Thomas Edison recommended answering the telephone with “Hello” but in time shortened this to “Hi,” with a short “i” as in “Ed-i-son.”  Reminded that Nicola Tesla also contained a short “i,” Edison thereafter answered the phone with a protracted guttural “Hhhhhhhh” and a furious stomping of his left foot.  What fools we greeting mortals be!

You’ve been ice-skating wrong

The inventor of the first rink (LaFroidpecheur, 1782) enclosed it with “rink boards” so it might be splashed with kerosene until a glistening, colorful sheen collected on the flat surface, then set on fire the moment the first skater set his or her prancing foot on the ice.  Mon Dieu!  We stand – or slide-and-burn – corrected!

You’ve been putting small children on escalators wrong

We’ll bet you didn’t know those parallel grooves beneath your feet on escalator steps are there to firmly grip small children’s noses as they ride to the top – or, facing backwards, to the bottom.  This is where the saying “Got your nose, Mr. Escalator!” came from.  Feel dopily errant now?

You’ve been flouncing wrong

You may believe that you have from time to time flounced, but one is not flouncing unless one has gathered up all of one’s clothing so it does not touch the floor.  This includes petticoats, but also shoes, socks, and all cardboard CAR WASH! HALF OFF TODAY! signs.  Hmmm.  We’ll flounce better next time!

 You’ve been using revolving doors wrong

U.S. Patent # 387,571, issued to Theophilus Von Kannel of Philadelphia in 1888, shows the “street vane” was contrived to power the revolving restaurant on his building’s roof.  Pedestrians were encouraged to turn it as they passed – slowly, so as not to send cutlery (or customers!) flying, two floors above.  Only as an afterthought did Von Kannel realize his “Publically-Powered Dining Establishment Rotor” might also be used by those desiring access to the building, to whom he offered a 5-cent discount on a second creamy dessert.  Slap forehead against building!

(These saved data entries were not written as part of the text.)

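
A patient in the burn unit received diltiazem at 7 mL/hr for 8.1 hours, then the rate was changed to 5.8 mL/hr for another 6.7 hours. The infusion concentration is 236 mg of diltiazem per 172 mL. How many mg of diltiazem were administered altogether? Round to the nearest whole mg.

Concentration = 236 mg ÷ 172 mL = 1.372093 mg/mL
Stage 1: 7 mL/hr × 8.1 hr = 56.7 mL → 56.7 mL × 1.372093 mg/mL = 77.79767 mg
Stage 2: 5.8 mL/hr × 6.7 hr = 38.86 mL → 38.86 mL × 1.372093 mg/mL = 53.31953 mg
Total = 77.79767 + 53.31953 = 131.1172 mg

131 mg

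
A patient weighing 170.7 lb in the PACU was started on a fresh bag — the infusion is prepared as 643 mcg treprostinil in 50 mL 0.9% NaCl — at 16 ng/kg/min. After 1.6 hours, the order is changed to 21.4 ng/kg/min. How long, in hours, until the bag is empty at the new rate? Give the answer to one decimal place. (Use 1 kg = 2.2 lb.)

Initial rate:
Weight = 170.7 lb ÷ 2.2 lb/kg = 77.59091 kg
Dose = 16 ng/kg/min × 77.59091 kg = 1241.455 ng/min
1241.455 ng/min × 60 min/hr = 74487.27 ng/hr
Concentration = 643 mcg ÷ 50 mL = 12.86 mcg/mL = 12860 ng/mL
Rate = 74487.27 ng/hr ÷ 12860 ng/mL = 5.792167 mL/hr
Volume infused so far = 5.792167 mL/hr × 1.6 hr = 9.267468 mL
Volume remaining = 50 − 9.267468 = 40.73253 mL
New rate:
Dose = 21.4 ng/kg/min × 77.59091 kg = 1660.445 ng/min
1660.445 ng/min × 60 min/hr = 99626.73 ng/hr
Rate = 99626.73 ng/hr ÷ 12860 ng/mL = 7.747024 mL/hr
Time remaining = 40.73253 mL ÷ 7.747024 mL/hr = 5.25783 hr

5.3 hours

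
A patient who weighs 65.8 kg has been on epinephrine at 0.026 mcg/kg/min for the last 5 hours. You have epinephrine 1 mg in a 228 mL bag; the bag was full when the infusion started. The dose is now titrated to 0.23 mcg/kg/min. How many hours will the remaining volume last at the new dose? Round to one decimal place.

Initial rate:
Dose = 0.026 mcg/kg/min × 65.8 kg = 1.7108 mcg/min
1.7108 mcg/min × 60 min/hr = 102.648 mcg/hr
Concentration = 1 mg ÷ 228 mL = 0.004385965 mg/mL = 4.385965 mcg/mL
Rate = 102.648 mcg/hr ÷ 4.385965 mcg/mL = 23.40374 mL/hr
Volume infused so far = 23.40374 mL/hr × 5 hr = 117.0187 mL
Volume remaining = 228 − 117.0187 = 110.9813 mL
New rate:
Dose = 0.23 mcg/kg/min × 65.8 kg = 15.134 mcg/min
15.134 mcg/min × 60 min/hr = 908.04 mcg/hr
Rate = 908.04 mcg/hr ÷ 4.385965 mcg/mL = 207.0331 mL/hr
Time remaining = 110.9813 mL ÷ 207.0331 mL/hr = 0.5360557 hr

0.5 hours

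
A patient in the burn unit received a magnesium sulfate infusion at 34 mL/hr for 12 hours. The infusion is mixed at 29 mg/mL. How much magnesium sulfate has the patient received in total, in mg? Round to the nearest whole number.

Drug rate = 34 mL/hr × 29 mg/mL = 986 mg/hr
Total = 986 mg/hr × 12 hr = 11832 mg

11832 mg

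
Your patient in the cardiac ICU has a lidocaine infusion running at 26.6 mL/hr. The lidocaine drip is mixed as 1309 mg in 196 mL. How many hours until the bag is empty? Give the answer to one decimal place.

Duration = 196 mL ÷ 26.6 mL/hr = 7.368421 hr

7.4 hours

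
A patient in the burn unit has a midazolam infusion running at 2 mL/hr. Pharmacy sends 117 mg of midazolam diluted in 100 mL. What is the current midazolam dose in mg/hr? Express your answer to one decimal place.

Concentration = 117 mg ÷ 100 mL = 1.17 mg/mL
Drug rate = 2 mL/hr × 1.17 mg/mL = 2.34 mg/hr

2.3 mg/hr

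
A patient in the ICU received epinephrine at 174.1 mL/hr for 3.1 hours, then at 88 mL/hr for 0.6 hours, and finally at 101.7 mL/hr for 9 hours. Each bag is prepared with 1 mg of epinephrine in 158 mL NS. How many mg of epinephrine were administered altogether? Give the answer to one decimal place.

9.5 mg

Concentration = 1 mg ÷ 158 mL = 0.006329114 mg/mL
Stage 1: 174.1 mL/hr × 3.1 hr = 539.71 mL → 539.71 mL × 0.006329114 mg/mL = 3.415886 mg
Stage 2: 88 mL/hr × 0.6 hr = 52.8 mL → 52.8 mL × 0.006329114 mg/mL = 0.3341772 mg
Stage 3: 101.7 mL/hr × 9 hr = 915.3 mL → 915.3 mL × 0.006329114 mg/mL = 5.793038 mg
Total = 3.415886 + 0.3341772 + 5.793038 = 9.543101 mg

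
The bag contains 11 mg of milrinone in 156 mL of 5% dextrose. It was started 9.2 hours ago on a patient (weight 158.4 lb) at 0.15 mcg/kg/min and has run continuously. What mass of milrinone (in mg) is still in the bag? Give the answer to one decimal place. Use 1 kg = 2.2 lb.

Weight = 158.4 lb ÷ 2.2 lb/kg = 72 kg
Dose = 0.15 mcg/kg/min × 72 kg = 10.8 mcg/min
10.8 mcg/min × 60 min/hr = 648 mcg/hr
Concentration = 11 mg ÷ 156 mL = 0.07051282 mg/mL = 70.51282 mcg/mL
Rate = 648 mcg/hr ÷ 70.51282 mcg/mL = 9.189818 mL/hr
Volume infused = 9.189818 mL/hr × 9.2 hr = 84.54633 mL
Volume remaining = 156 − 84.54633 = 71.45367 mL
Drug remaining = 71.45367 mL × 70.51282 mcg/mL = 5038.4 mcg = 5.0384 mg

5.0 mg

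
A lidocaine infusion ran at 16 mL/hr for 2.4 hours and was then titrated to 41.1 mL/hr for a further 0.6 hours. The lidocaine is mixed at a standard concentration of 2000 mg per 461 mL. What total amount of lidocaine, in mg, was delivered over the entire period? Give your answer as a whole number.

274 mg

Concentration = 2000 mg ÷ 461 mL = 4.338395 mg/mL
Stage 1: 16 mL/hr × 2.4 hr = 38.4 mL → 38.4 mL × 4.338395 mg/mL = 166.5944 mg
Stage 2: 41.1 mL/hr × 0.6 hr = 24.66 mL → 24.66 mL × 4.338395 mg/mL = 106.9848 mg
Total = 166.5944 + 106.9848 = 273.5792 mg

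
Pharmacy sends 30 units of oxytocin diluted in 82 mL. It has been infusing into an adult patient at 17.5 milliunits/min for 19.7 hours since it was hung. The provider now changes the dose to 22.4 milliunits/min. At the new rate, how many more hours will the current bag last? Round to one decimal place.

6.9 hours

Initial rate:
17.5 milliunits/min × 60 min/hr = 1050 milliunits/hr
Concentration = 30 units ÷ 82 mL = 0.3658537 units/mL = 365.8537 milliunits/mL
Rate = 1050 milliunits/hr ÷ 365.8537 milliunits/mL = 2.87 mL/hr
Volume infused so far = 2.87 mL/hr × 19.7 hr = 56.539 mL
Volume remaining = 82 − 56.539 = 25.461 mL
New rate:
22.4 milliunits/min × 60 min/hr = 1344 milliunits/hr
Rate = 1344 milliunits/hr ÷ 365.8537 milliunits/mL = 3.6736 mL/hr
Time remaining = 25.461 mL ÷ 3.6736 mL/hr = 6.930804 hr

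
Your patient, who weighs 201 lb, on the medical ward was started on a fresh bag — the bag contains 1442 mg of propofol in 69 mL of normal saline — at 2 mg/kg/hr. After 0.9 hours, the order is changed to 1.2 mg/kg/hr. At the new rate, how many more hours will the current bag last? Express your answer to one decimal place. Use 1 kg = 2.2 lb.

11.7 hours

Initial rate:
Weight = 201 lb ÷ 2.2 lb/kg = 91.36364 kg
Dose = 2 mg/kg/hr × 91.36364 kg = 182.7273 mg/hr
Concentration = 1442 mg ÷ 69 mL = 20.89855 mg/mL
Rate = 182.7273 mg/hr ÷ 20.89855 mg/mL = 8.743538 mL/hr
Volume infused so far = 8.743538 mL/hr × 0.9 hr = 7.869184 mL
Volume remaining = 69 − 7.869184 = 61.13082 mL
New rate:
Dose = 1.2 mg/kg/hr × 91.36364 kg = 109.6364 mg/hr
Rate = 109.6364 mg/hr ÷ 20.89855 mg/mL = 5.246123 mL/hr
Time remaining = 61.13082 mL ÷ 5.246123 mL/hr = 11.65257 hr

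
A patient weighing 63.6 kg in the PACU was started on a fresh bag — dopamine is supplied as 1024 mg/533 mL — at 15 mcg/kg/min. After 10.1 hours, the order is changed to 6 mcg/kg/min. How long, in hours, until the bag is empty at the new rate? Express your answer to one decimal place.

19.5 hours

Initial rate:
Dose = 15 mcg/kg/min × 63.6 kg = 954 mcg/min
954 mcg/min × 60 min/hr = 57240 mcg/hr
Concentration = 1024 mg ÷ 533 mL = 1.921201 mg/mL = 1921.201 mcg/mL
Rate = 57240 mcg/hr ÷ 1921.201 mcg/mL = 29.79387 mL/hr
Volume infused so far = 29.79387 mL/hr × 10.1 hr = 300.9181 mL
Volume remaining = 533 − 300.9181 = 232.0819 mL
New rate:
Dose = 6 mcg/kg/min × 63.6 kg = 381.6 mcg/min
381.6 mcg/min × 60 min/hr = 22896 mcg/hr
Rate = 22896 mcg/hr ÷ 1921.201 mcg/mL = 11.91755 mL/hr
Time remaining = 232.0819 mL ÷ 11.91755 mL/hr = 19.47397 hr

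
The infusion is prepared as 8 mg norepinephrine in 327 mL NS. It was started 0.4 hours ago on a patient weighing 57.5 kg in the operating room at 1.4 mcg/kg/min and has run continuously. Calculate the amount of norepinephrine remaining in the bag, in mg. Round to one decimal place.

Dose = 1.4 mcg/kg/min × 57.5 kg = 80.5 mcg/min
80.5 mcg/min × 60 min/hr = 4830 mcg/hr
Concentration = 8 mg ÷ 327 mL = 0.02446483 mg/mL = 24.46483 mcg/mL
Rate = 4830 mcg/hr ÷ 24.46483 mcg/mL = 197.4263 mL/hr
Volume infused = 197.4263 mL/hr × 0.4 hr = 78.9705 mL
Volume remaining = 327 − 78.9705 = 248.0295 mL
Drug remaining = 248.0295 mL × 24.46483 mcg/mL = 6068 mcg = 6.068 mg

6.1 mg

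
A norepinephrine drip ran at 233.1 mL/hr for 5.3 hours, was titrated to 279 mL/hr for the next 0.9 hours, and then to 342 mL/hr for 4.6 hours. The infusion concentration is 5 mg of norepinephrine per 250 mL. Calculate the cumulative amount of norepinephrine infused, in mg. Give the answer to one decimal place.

Concentration = 5 mg ÷ 250 mL = 0.02 mg/mL
Stage 1: 233.1 mL/hr × 5.3 hr = 1235.43 mL → 1235.43 mL × 0.02 mg/mL = 24.7086 mg
Stage 2: 279 mL/hr × 0.9 hr = 251.1 mL → 251.1 mL × 0.02 mg/mL = 5.022 mg
Stage 3: 342 mL/hr × 4.6 hr = 1573.2 mL → 1573.2 mL × 0.02 mg/mL = 31.464 mg
Total = 24.7086 + 5.022 + 31.464 = 61.1946 mg

61.2 mg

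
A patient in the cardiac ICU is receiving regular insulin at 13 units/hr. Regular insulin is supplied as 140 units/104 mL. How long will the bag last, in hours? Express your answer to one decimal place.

10.8 hours

Concentration = 140 units ÷ 104 mL = 1.346154 units/mL
Rate = 13 units/hr ÷ 1.346154 units/mL = 9.657143 mL/hr
Duration = 104 mL ÷ 9.657143 mL/hr = 10.76923 hr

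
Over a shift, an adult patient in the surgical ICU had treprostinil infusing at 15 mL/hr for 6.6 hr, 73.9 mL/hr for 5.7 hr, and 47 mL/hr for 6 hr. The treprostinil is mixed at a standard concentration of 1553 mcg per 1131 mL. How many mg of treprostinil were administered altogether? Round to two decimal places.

Concentration = 1553 mcg ÷ 1131 mL = 1.373121 mcg/mL
Stage 1: 15 mL/hr × 6.6 hr = 99 mL → 99 mL × 1.373121 mcg/mL = 135.939 mcg
Stage 2: 73.9 mL/hr × 5.7 hr = 421.23 mL → 421.23 mL × 1.373121 mcg/mL = 578.3998 mcg
Stage 3: 47 mL/hr × 6 hr = 282 mL → 282 mL × 1.373121 mcg/mL = 387.2202 mcg
Total = 135.939 + 578.3998 + 387.2202 = 1101.559 mcg = 1.101559 mg

1.10 mg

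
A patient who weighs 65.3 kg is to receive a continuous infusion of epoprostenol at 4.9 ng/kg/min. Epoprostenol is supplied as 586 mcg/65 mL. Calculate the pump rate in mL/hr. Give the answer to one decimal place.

Dose = 4.9 ng/kg/min × 65.3 kg = 319.97 ng/min
319.97 ng/min × 60 min/hr = 19198.2 ng/hr
Concentration = 586 mcg ÷ 65 mL = 9.015385 mcg/mL = 9015.385 ng/mL
Rate = 19198.2 ng/hr ÷ 9015.385 ng/mL = 2.129493 mL/hr

2.1 mL/hr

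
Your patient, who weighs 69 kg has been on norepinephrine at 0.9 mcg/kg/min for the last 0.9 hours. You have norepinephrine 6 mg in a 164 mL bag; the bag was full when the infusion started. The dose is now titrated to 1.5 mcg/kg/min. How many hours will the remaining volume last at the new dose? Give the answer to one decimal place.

0.4 hours

Initial rate:
Dose = 0.9 mcg/kg/min × 69 kg = 62.1 mcg/min
62.1 mcg/min × 60 min/hr = 3726 mcg/hr
Concentration = 6 mg ÷ 164 mL = 0.03658537 mg/mL = 36.58537 mcg/mL
Rate = 3726 mcg/hr ÷ 36.58537 mcg/mL = 101.844 mL/hr
Volume infused so far = 101.844 mL/hr × 0.9 hr = 91.6596 mL
Volume remaining = 164 − 91.6596 = 72.3404 mL
New rate:
Dose = 1.5 mcg/kg/min × 69 kg = 103.5 mcg/min
103.5 mcg/min × 60 min/hr = 6210 mcg/hr
Rate = 6210 mcg/hr ÷ 36.58537 mcg/mL = 169.74 mL/hr
Time remaining = 72.3404 mL ÷ 169.74 mL/hr = 0.4261836 hr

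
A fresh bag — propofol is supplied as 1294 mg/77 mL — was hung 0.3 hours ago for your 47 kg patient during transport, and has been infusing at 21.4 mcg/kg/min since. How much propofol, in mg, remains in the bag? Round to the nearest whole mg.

1276 mg

Dose = 21.4 mcg/kg/min × 47 kg = 1005.8 mcg/min
1005.8 mcg/min × 60 min/hr = 60348 mcg/hr
Concentration = 1294 mg ÷ 77 mL = 16.80519 mg/mL = 16805.19 mcg/mL
Rate = 60348 mcg/hr ÷ 16805.19 mcg/mL = 3.591032 mL/hr
Volume infused = 3.591032 mL/hr × 0.3 hr = 1.07731 mL
Volume remaining = 77 − 1.07731 = 75.92269 mL
Drug remaining = 75.92269 mL × 16805.19 mcg/mL = 1275896 mcg = 1275.896 mg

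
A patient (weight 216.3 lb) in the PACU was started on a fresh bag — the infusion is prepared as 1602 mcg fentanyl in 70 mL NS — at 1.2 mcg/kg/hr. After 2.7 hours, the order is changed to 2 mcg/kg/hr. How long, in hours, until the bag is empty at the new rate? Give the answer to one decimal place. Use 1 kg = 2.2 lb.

Initial rate:
Weight = 216.3 lb ÷ 2.2 lb/kg = 98.31818 kg
Dose = 1.2 mcg/kg/hr × 98.31818 kg = 117.9818 mcg/hr
Concentration = 1602 mcg ÷ 70 mL = 22.88571 mcg/mL
Rate = 117.9818 mcg/hr ÷ 22.88571 mcg/mL = 5.15526 mL/hr
Volume infused so far = 5.15526 mL/hr × 2.7 hr = 13.9192 mL
Volume remaining = 70 − 13.9192 = 56.0808 mL
New rate:
Dose = 2 mcg/kg/hr × 98.31818 kg = 196.6364 mcg/hr
Rate = 196.6364 mcg/hr ÷ 22.88571 mcg/mL = 8.592101 mL/hr
Time remaining = 56.0808 mL ÷ 8.592101 mL/hr = 6.527018 hr

6.5 hours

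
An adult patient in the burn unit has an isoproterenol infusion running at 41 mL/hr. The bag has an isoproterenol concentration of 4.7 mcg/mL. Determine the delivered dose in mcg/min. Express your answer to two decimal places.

3.21 mcg/min

Drug rate = 41 mL/hr × 4.7 mcg/mL = 192.7 mcg/hr
192.7 mcg/hr ÷ 60 min/hr = 3.211667 mcg/min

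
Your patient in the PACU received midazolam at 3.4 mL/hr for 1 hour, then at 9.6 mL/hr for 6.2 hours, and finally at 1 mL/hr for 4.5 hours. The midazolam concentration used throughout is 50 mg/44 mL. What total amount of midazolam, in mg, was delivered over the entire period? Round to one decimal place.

76.6 mg

Concentration = 50 mg ÷ 44 mL = 1.136364 mg/mL
Stage 1: 3.4 mL/hr × 1 hr = 3.4 mL → 3.4 mL × 1.136364 mg/mL = 3.863636 mg
Stage 2: 9.6 mL/hr × 6.2 hr = 59.52 mL → 59.52 mL × 1.136364 mg/mL = 67.63636 mg
Stage 3: 1 mL/hr × 4.5 hr = 4.5 mL → 4.5 mL × 1.136364 mg/mL = 5.113636 mg
Total = 3.863636 + 67.63636 + 5.113636 = 76.61364 mg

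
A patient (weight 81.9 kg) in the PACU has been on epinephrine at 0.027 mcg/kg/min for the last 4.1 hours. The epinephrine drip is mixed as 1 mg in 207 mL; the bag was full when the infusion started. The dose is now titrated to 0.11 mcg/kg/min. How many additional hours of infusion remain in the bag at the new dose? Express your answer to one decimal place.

0.8 hours

Initial rate:
Dose = 0.027 mcg/kg/min × 81.9 kg = 2.2113 mcg/min
2.2113 mcg/min × 60 min/hr = 132.678 mcg/hr
Concentration = 1 mg ÷ 207 mL = 0.004830918 mg/mL = 4.830918 mcg/mL
Rate = 132.678 mcg/hr ÷ 4.830918 mcg/mL = 27.46435 mL/hr
Volume infused so far = 27.46435 mL/hr × 4.1 hr = 112.6038 mL
Volume remaining = 207 − 112.6038 = 94.39618 mL
New rate:
Dose = 0.11 mcg/kg/min × 81.9 kg = 9.009 mcg/min
9.009 mcg/min × 60 min/hr = 540.54 mcg/hr
Rate = 540.54 mcg/hr ÷ 4.830918 mcg/mL = 111.8918 mL/hr
Time remaining = 94.39618 mL ÷ 111.8918 mL/hr = 0.8436382 hr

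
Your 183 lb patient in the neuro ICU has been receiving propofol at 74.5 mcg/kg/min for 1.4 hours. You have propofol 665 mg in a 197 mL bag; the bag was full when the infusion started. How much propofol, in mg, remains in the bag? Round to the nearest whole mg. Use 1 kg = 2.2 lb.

Weight = 183 lb ÷ 2.2 lb/kg = 83.18182 kg
Dose = 74.5 mcg/kg/min × 83.18182 kg = 6197.045 mcg/min
6197.045 mcg/min × 60 min/hr = 371822.7 mcg/hr
Concentration = 665 mg ÷ 197 mL = 3.375635 mg/mL = 3375.635 mcg/mL
Rate = 371822.7 mcg/hr ÷ 3375.635 mcg/mL = 110.149 mL/hr
Volume infused = 110.149 mL/hr × 1.4 hr = 154.2086 mL
Volume remaining = 197 − 154.2086 = 42.79142 mL
Drug remaining = 42.79142 mL × 3375.635 mcg/mL = 144448.2 mcg = 144.4482 mg

144 mg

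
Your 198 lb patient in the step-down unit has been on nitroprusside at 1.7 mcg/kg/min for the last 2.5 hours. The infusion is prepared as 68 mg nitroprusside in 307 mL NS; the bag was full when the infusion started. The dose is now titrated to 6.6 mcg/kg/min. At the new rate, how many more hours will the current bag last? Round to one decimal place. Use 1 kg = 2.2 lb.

1.3 hours

Initial rate:
Weight = 198 lb ÷ 2.2 lb/kg = 90 kg
Dose = 1.7 mcg/kg/min × 90 kg = 153 mcg/min
153 mcg/min × 60 min/hr = 9180 mcg/hr
Concentration = 68 mg ÷ 307 mL = 0.2214984 mg/mL = 221.4984 mcg/mL
Rate = 9180 mcg/hr ÷ 221.4984 mcg/mL = 41.445 mL/hr
Volume infused so far = 41.445 mL/hr × 2.5 hr = 103.6125 mL
Volume remaining = 307 − 103.6125 = 203.3875 mL
New rate:
Dose = 6.6 mcg/kg/min × 90 kg = 594 mcg/min
594 mcg/min × 60 min/hr = 35640 mcg/hr
Rate = 35640 mcg/hr ÷ 221.4984 mcg/mL = 160.9041 mL/hr
Time remaining = 203.3875 mL ÷ 160.9041 mL/hr = 1.264029 hr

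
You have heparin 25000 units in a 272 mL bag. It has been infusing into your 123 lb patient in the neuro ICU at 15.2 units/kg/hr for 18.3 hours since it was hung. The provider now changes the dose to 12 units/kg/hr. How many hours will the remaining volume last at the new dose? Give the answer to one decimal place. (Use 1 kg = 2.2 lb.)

Initial rate:
Weight = 123 lb ÷ 2.2 lb/kg = 55.90909 kg
Dose = 15.2 units/kg/hr × 55.90909 kg = 849.8182 units/hr
Concentration = 25000 units ÷ 272 mL = 91.91176 units/mL
Rate = 849.8182 units/hr ÷ 91.91176 units/mL = 9.246022 mL/hr
Volume infused so far = 9.246022 mL/hr × 18.3 hr = 169.2022 mL
Volume remaining = 272 − 169.2022 = 102.7978 mL
New rate:
Dose = 12 units/kg/hr × 55.90909 kg = 670.9091 units/hr
Rate = 670.9091 units/hr ÷ 91.91176 units/mL = 7.299491 mL/hr
Time remaining = 102.7978 mL ÷ 7.299491 mL/hr = 14.08287 hr

14.1 hours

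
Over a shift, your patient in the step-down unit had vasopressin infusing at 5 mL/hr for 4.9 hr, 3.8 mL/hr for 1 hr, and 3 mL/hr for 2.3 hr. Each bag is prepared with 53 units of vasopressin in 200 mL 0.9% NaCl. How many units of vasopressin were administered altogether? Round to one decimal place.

Concentration = 53 units ÷ 200 mL = 0.265 units/mL
Stage 1: 5 mL/hr × 4.9 hr = 24.5 mL → 24.5 mL × 0.265 units/mL = 6.4925 units
Stage 2: 3.8 mL/hr × 1 hr = 3.8 mL → 3.8 mL × 0.265 units/mL = 1.007 units
Stage 3: 3 mL/hr × 2.3 hr = 6.9 mL → 6.9 mL × 0.265 units/mL = 1.8285 units
Total = 6.4925 + 1.007 + 1.8285 = 9.328 units

9.3 units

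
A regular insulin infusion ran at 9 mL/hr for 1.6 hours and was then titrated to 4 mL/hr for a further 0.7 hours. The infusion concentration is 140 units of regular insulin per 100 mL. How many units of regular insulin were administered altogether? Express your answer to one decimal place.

Concentration = 140 units ÷ 100 mL = 1.4 units/mL
Stage 1: 9 mL/hr × 1.6 hr = 14.4 mL → 14.4 mL × 1.4 units/mL = 20.16 units
Stage 2: 4 mL/hr × 0.7 hr = 2.8 mL → 2.8 mL × 1.4 units/mL = 3.92 units
Total = 20.16 + 3.92 = 24.08 units

24.1 units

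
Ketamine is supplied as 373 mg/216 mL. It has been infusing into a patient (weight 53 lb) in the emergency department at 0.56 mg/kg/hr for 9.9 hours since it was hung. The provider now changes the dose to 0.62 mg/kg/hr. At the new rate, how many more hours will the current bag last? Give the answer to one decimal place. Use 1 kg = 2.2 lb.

16.0 hours

Initial rate:
Weight = 53 lb ÷ 2.2 lb/kg = 24.09091 kg
Dose = 0.56 mg/kg/hr × 24.09091 kg = 13.49091 mg/hr
Concentration = 373 mg ÷ 216 mL = 1.726852 mg/mL
Rate = 13.49091 mg/hr ÷ 1.726852 mg/mL = 7.81243 mL/hr
Volume infused so far = 7.81243 mL/hr × 9.9 hr = 77.34306 mL
Volume remaining = 216 − 77.34306 = 138.6569 mL
New rate:
Dose = 0.62 mg/kg/hr × 24.09091 kg = 14.93636 mg/hr
Rate = 14.93636 mg/hr ÷ 1.726852 mg/mL = 8.649476 mL/hr
Time remaining = 138.6569 mL ÷ 8.649476 mL/hr = 16.03068 hr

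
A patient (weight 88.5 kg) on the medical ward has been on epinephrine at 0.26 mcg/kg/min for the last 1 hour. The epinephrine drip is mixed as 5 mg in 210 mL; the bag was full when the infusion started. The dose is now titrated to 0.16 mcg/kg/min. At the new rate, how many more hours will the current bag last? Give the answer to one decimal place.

4.3 hours

Initial rate:
Dose = 0.26 mcg/kg/min × 88.5 kg = 23.01 mcg/min
23.01 mcg/min × 60 min/hr = 1380.6 mcg/hr
Concentration = 5 mg ÷ 210 mL = 0.02380952 mg/mL = 23.80952 mcg/mL
Rate = 1380.6 mcg/hr ÷ 23.80952 mcg/mL = 57.9852 mL/hr
Volume infused so far = 57.9852 mL/hr × 1 hr = 57.9852 mL
Volume remaining = 210 − 57.9852 = 152.0148 mL
New rate:
Dose = 0.16 mcg/kg/min × 88.5 kg = 14.16 mcg/min
14.16 mcg/min × 60 min/hr = 849.6 mcg/hr
Rate = 849.6 mcg/hr ÷ 23.80952 mcg/mL = 35.6832 mL/hr
Time remaining = 152.0148 mL ÷ 35.6832 mL/hr = 4.260122 hr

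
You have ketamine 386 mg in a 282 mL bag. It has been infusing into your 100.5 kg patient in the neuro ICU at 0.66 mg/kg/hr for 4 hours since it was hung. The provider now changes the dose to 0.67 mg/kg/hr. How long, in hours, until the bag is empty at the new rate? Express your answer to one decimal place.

Initial rate:
Dose = 0.66 mg/kg/hr × 100.5 kg = 66.33 mg/hr
Concentration = 386 mg ÷ 282 mL = 1.368794 mg/mL
Rate = 66.33 mg/hr ÷ 1.368794 mg/mL = 48.4587 mL/hr
Volume infused so far = 48.4587 mL/hr × 4 hr = 193.8348 mL
Volume remaining = 282 − 193.8348 = 88.16518 mL
New rate:
Dose = 0.67 mg/kg/hr × 100.5 kg = 67.335 mg/hr
Rate = 67.335 mg/hr ÷ 1.368794 mg/mL = 49.19293 mL/hr
Time remaining = 88.16518 mL ÷ 49.19293 mL/hr = 1.792233 hr

1.8 hours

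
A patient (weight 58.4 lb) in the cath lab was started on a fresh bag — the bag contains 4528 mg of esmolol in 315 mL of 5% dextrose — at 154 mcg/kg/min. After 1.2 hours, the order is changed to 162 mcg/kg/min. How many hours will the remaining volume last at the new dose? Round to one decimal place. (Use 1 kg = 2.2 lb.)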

You’ve been yelling “Stop!  Thief!” wrong

When Seth Cribbins, 42, was robbed in the street in Canton, Ohio in 1903, he chased the cutpurse, crying “Thief!  Stop!”  His on-the-spot inspiration led to bystander intervention and arrest, and the clever phrase was promoted in popular songs, magazines and tent shows.  Today, we unhappily reverse the words’ order, which has the unfortunate effect of making onlookers “Stop!” — then look around for a thief, who has already fled.  What crime-encouraging mudgoolies we all persist in being!

You’ve been beweeping your outcast state in fortune and men’s eyes wrong

You’re supposed to trouble deaf heaven first, then despise yourself, before you haply think on thee, then scorn to change your state with kings.  (Shakespeare, Sonnet 29)  Quotha:  “Oooops!”

You’ve been abandoning all hope ye who enter here wrong

If you’re like us, you’ve been thinking that when you abandoned all hope when you entered here there was still the ittiest bittiest chance that something would come along, like a winning lottery ticket or a superhero, or one oppressor with a small scrap of remaining soul who’d sympathize with the downtrodden like in War Of The Planet Of The Apes to save you.  Nope.  When it says all hope, it means ALL hope.  There is no hope.  None.  Let it go.  Not gonna happen.  It’s hopeless.  There, now don’t you feel abandoned like you were supposed to?